Monday, November 24, 2014

6 Degrees of the Library Collection: From William Boyd to Hilary Mantel


This month's Six Degrees of the library collection post is contributed by guest blogger Lara.


This month, the book club that meets regularly at the Spring Garden Memorial Library will discuss William Boyd's novel, Restless. This thrilling spy novel portrays a fascinating female character who has hidden her World War II-era activities from her family. Boyd's page-turner should make for some excellent discussion on Thursday, November 12th.

Restless won the 2006 Costa Book Award, which recognizes excellent authors from Britain and Ireland, and is the only major award to consider children's literature alongside works intended for adults. The Costa Book Awards were formerly known as the Whitbread Awards, and the last book to win the Whitbread Book of the Year Award before the name change was Hilary Spurling's Matisse the Master. Using material from private archives and lots of family letters, Spurling evokes a more complete portrait of the master painter than has ever been available before.

Spurling enjoys writing about the lives of creative people, and the previous biographer to win the Whitbread award also made her mark by authoring accounts of famous authors. Claire Tomalin, winner of the 2002 Whitbread, has written biographies of Jane Austen, Charles Dickens, Thomas Hardy, and Mary Wollstonecraft. It was her account of Samuel Pepys: the unequalled self, however, that garnered her the Whitbread.


Tomalin apparently studied at Newnham College at the University of Cambridge. Iris Murdoch is another alumna of the College, having studied there as a postgraduate student of philosophy, and is well remembered for many novels and writings with elements of philosophy and morality playing important roles. Several of her works have been honored with major awards, including the 1974 Whitbread for The Sacred and Profane Love Machine, and the 1978 Man Booker prize for The Sea, The Sea. Murdoch's writing is full of charged emotions, existential crises, and unexpected events that impact every day life. Nine years after winning the Booker, Murdoch was made a Dame Commander of the Order of the British Empire, an honor she shares with fellow writers like Agatha Christie and A. S. Byatt (another alumna of Newnham College!).

Byatt won the Booker in 1990 for Possession, and her recent novel The Children's Book has been very well received. The story takes place before World War I, at a time when the concept of childhood was changing dramatically, and the several children in one family become caught up in movements like feminism and socialism. As the Great War begins, the mother of the family remains caught up in her fairytale world of writing stories during the time of J.M. Barrie's Peter Pan. The line between adulthood and childhood becomes blurred as the world falls apart around the characters.

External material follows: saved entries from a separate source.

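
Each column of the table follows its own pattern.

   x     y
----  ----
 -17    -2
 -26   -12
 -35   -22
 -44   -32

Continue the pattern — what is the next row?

-53  -42

Column x goes -17, -26, -35, -44 → -53 (−9 each step).
Column y: -2, -12, -22, -32 → -42 (−10 each step).
Putting it together: -53  -42.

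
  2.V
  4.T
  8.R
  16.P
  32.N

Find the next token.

64.L

First component goes 2, 4, 8, 16, 32 → 64 (×2 each step).
Letter: letters move back 2 places in the alphabet, so V, T, R, P, N → L.
Putting it together: 64.L.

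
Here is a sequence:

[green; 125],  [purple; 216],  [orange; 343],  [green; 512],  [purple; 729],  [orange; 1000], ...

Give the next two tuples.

Colour — repeats green → purple → orange: green, purple, orange, green, purple, orange → green → purple.
Second component — perfect cubes: 5³, 6³, 7³, …: 125, 216, 343, 512, 729, 1000 → 1331 → 1728.
So the next two tuples are [green; 1331] and [purple; 1728].

[green; 1331], [purple; 1728]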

The Children's Book was shortlisted for the 2009 Booker, but when the prize was announced on October 6, it was Hilary Mantel who won this year's prize, for her novel Wolf Hall. Mantel writes psychological, historical fiction with links to the occult and darkly comical themes. Her 2005 novel, Beyond Black, was also nominated for the Booker Prize as well as the Orange Prize for fiction.


2 comments:

  1. I really enjoy reading the Six Degrees of the Library Collection posts. However, since there's never any mention of the selection process, I wonder how the two authors to be connected in six degrees are chosen. What I would really like to see is if The Reader's readers could choose the authors! For example, if I were to suggest say J.R.R. Tolkien and, oh, Salman Rushdie, can you connect them in six degrees or less? Now THAT would be a challenge!